What is RNA?

The Central Dogma of Molecular Biology Controls the flow of information.

You’ve probably heard about DNA (DeoxyriboNucleic Acid), and know that it is the blueprint or instructions to build all the parts of us (skin, hair, muscle, etc.), which are mostly made of protein. You get half of your DNA from your mom and half from your dad in the form of chromosomes, the units of heredity. Our chromosomes are organized into genes-about 20,000 genes in humans, to be exact-where each gene carries the code for a specific protein. In simpler terms, you can think of DNA as a cherished family cookbook, where each recipe is a gene, and the proteins are the delicious pie or cake the recipes (genes) instruct you to make.

DNA and RNA have similar “alphabets,” but protein is a different language

DNA and RNA are both types of biological molecules known as “nucleic acid.” They are each made of four different building blocks (nucleotides) that make up a code. For DNA, the nucleotides are A (Adenine), T (Thymine), G (Guanine), and C (Cytosine). For RNA, the letters are the same, except RNA uses U (Uracil), instead of T in its code. Another difference in the building blocks of DNA vs. RNA is that different “sugar” molecules are used, but we won’t focus on that part for now. Finally, the DNA that makes up our chromosomes generally exists as a double-helix or double-stranded molecule. This means that two individual chains of DNA interact with each other, where A likes to pair with T and G likes to pair with C in a process called “base pairing.” RNA, on the other hand is more of a solitary molecule, and is generally found in a single stranded state, although RNA is creative and can perform some molecular gymnastics to pair with itself.

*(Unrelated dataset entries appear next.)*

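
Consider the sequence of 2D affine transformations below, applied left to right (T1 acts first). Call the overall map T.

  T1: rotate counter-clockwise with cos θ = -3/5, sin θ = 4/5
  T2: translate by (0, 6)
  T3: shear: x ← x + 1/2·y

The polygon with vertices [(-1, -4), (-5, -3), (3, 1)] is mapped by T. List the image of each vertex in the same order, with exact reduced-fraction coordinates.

T1 rotate counter-clockwise with cos θ = -3/5, sin θ = 4/5: (-1, -4) → (19/5, 8/5); (-5, -3) → (27/5, -11/5); (3, 1) → (-13/5, 9/5)
T2 translate by (0, 6): (19/5, 8/5) → (19/5, 38/5); (27/5, -11/5) → (27/5, 19/5); (-13/5, 9/5) → (-13/5, 39/5)
T3 shear: x ← x + 1/2·y: (19/5, 38/5) → (38/5, 38/5); (27/5, 19/5) → (73/10, 19/5); (-13/5, 39/5) → (13/10, 39/5)

image vertices: (38/5, 38/5), (73/10, 19/5), (13/10, 39/5)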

Now you’ve learned about the Central Dogma, and how DNA the it is the blueprint to make proteins, using RNA as a messenger.

​But does RNA do anything else? Being a messenger seems pretty boring.

Well, actually, RNA comes in many other sizes and forms that do different jobs in all our cells, and in fact, most forms of RNA in cells DO NOT build proteins!

For instance, ribosomal and transfer RNAs (rRNA and tRNA) help in the process of making proteins. Ribosomes are the cellular machines or factories made of protein and rRNA that actually build the proteins, and tRNAs are like the secret decoder ring that reads the language of RNA and turns it into proteins! (See why it’s called translation?) Other RNAs help to correctly package the mRNAs in the nucleus in a process called splicing. Yet other RNAs (really small ones called microRNAs) can turn mRNAs on or off, providing fine tuning of when and where proteins are made in the cell. AND, there are many more types of RNA that we don’t have time to talk about here. In the end, our cells would not function without this alphabet soup of RNA molecules.

COVID-19 vaccines have put RNA in the spotlight, but how do they work?

You’ve probably heard a lot about the COVID-19 mRNA vaccines. These vaccines were a revolutionary RNA technology and opened the door to using RNA vaccines for many types of infectious diseases (in humans and in livestock) as well as cancer. So how does this work? Well, a piece of mRNA (yellow) encoding a protein that we want our bodies to raise an immune response against is introduced into our bodies, carried in a tiny protective case or shell called a “nanoparticle.” The nanoparticle fuses to our cells, delivering the mRNA to the inside of our cells, where our own cellular machinery (ribosomes! tRNAs!) will make the protein encoded by the mRNA. From there, the protein is shipped outside of the cells, and our immune system recognizes it as a “foreign” protein, which sets off alarm bells. This causes the body to generate antibodies and immune cells that remember the foreign protein and attack it if the protein is ever encountered again. Amazing, right?